AUTHOR CONTRIBUTIONS
Pranav Punasanvala, Pragya D. Yadav, Rima R. Sahay, Deepak Y. Patil: contributed to study design, data analysis, interpretation and writing and critical review. Pranav Punasanvala, Rima R. Sahay, Hiren Chandegara, Deepak Y. Patil, Anita M. Shete, Chandhu Balachandran, Vipul Patel, Rizwana Rustam, Karma Patel, Triparna Majumdar, Savita Patil, Kavya Shah, Jayesh Solanki, Pranita Gawande, Vaishnavi Kumari: contributed to data collection, interpretation, writing and critical review. Pragya D. Yadav, Rima R. Sahay, Deepak Y. Patil: contributed to the critical review and finalization of the paper.
ACKNOWLEDGEMENTS
Authors gratefully acknowledge the encouragement and support extended by Dr. Sheela Godbole, Director In-Charge, ICMR-National Institute of Virology (NIV), Pune and is thankful to the Administration of ICMR-NIV, Pune for extending support during the outbreak responses. Authors also extend the gratitude for the excellent technical support in laboratory diagnosis and data management by Mrs. Pratiksha Vedpathak, Mr. Yash Joshi from Maximum Containment Facility of ICMR-NIV, Pune. Authors are sincerely thankful to Dr. Trupti Desai, Additional Director, Medical Services; Dr. Nilam Patel, Additional Director (I/C) Public Health; Dr. J M Katira, Deputy Director (Epidemic Cell); and Dr. Jitesh Khorasia, District Epidemic Officer of Kutch Gujarat for the coordination and reporting. The grant was provided from the Indian Council of Medical Research, New Delhi, India under the extramural project “Sustainable laboratory network for monitoring of Viral Haemorrhagic Fever viruses in India and enhancing bio-risk mitigation for high risk group pathogen” with the grant number: VIR/28/2020/ECD-1 dated 10.05.2023. The funders had no role in study design, data collection and analysis, decision to publish, or preparation of the manuscript.

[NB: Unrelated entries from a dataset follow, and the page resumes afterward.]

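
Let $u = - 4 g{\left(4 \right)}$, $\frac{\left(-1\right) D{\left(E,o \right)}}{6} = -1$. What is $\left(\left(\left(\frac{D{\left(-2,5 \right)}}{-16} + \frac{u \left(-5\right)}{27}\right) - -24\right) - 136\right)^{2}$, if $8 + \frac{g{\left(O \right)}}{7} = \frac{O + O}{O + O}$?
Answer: $\frac{1031244769}{46656} \approx 22103.0$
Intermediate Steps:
$D{\left(E,o \right)} = 6$ ($D{\left(E,o \right)} = \left(-6\right) \left(-1\right) = 6$)
$g{\left(O \right)} = -49$ ($g{\left(O \right)} = -56 + 7 \frac{O + O}{O + O} = -56 + 7 \frac{2 O}{2 O} = -56 + 7 \cdot 2 O \frac{1}{2 O} = -56 + 7 \cdot 1 = -56 + 7 = -49$)
$u = 196$ ($u = \left(-4\right) \left(-49\right) = 196$)
$\left(\left(\left(\frac{D{\left(-2,5 \right)}}{-16} + \frac{u \left(-5\right)}{27}\right) - -24\right) - 136\right)^{2} = \left(\left(\left(\frac{6}{-16} + \frac{196 \left(-5\right)}{27}\right) - -24\right) - 136\right)^{2} = \left(\left(\left(6 \left(- \frac{1}{16}\right) - \frac{980}{27}\right) + 24\right) - 136\right)^{2} = \left(\left(\left(- \frac{3}{8} - \frac{980}{27}\right) + 24\right) - 136\right)^{2} = \left(\left(- \frac{7921}{216} + 24\right) - 136\right)^{2} = \left(- \frac{2737}{216} - 136\right)^{2} = \left(- \frac{32113}{216}\right)^{2} = \frac{1031244769}{46656}$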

CONFLICT OF INTEREST STATEMENT
The authors declare no conflicts of interest.
ETHICS STATEMENT
The study was approved by the Institutional Human Ethics Committee of ICMR-NIV, Pune, India under the project titled “Sustainable laboratory network for monitoring of Viral Haemorrhagic Fever viruses in India and enhancing bio-risk mitigation for high risk group pathogens” [NIV/IEC/March/2021/D-9 dated April 9, 2021]. The patient's father provided with the written informed consent for the use of the clinical details in the study.
Open Research
DATA AVAILABILITY STATEMENT
All the data related to this study has been included in the manuscript.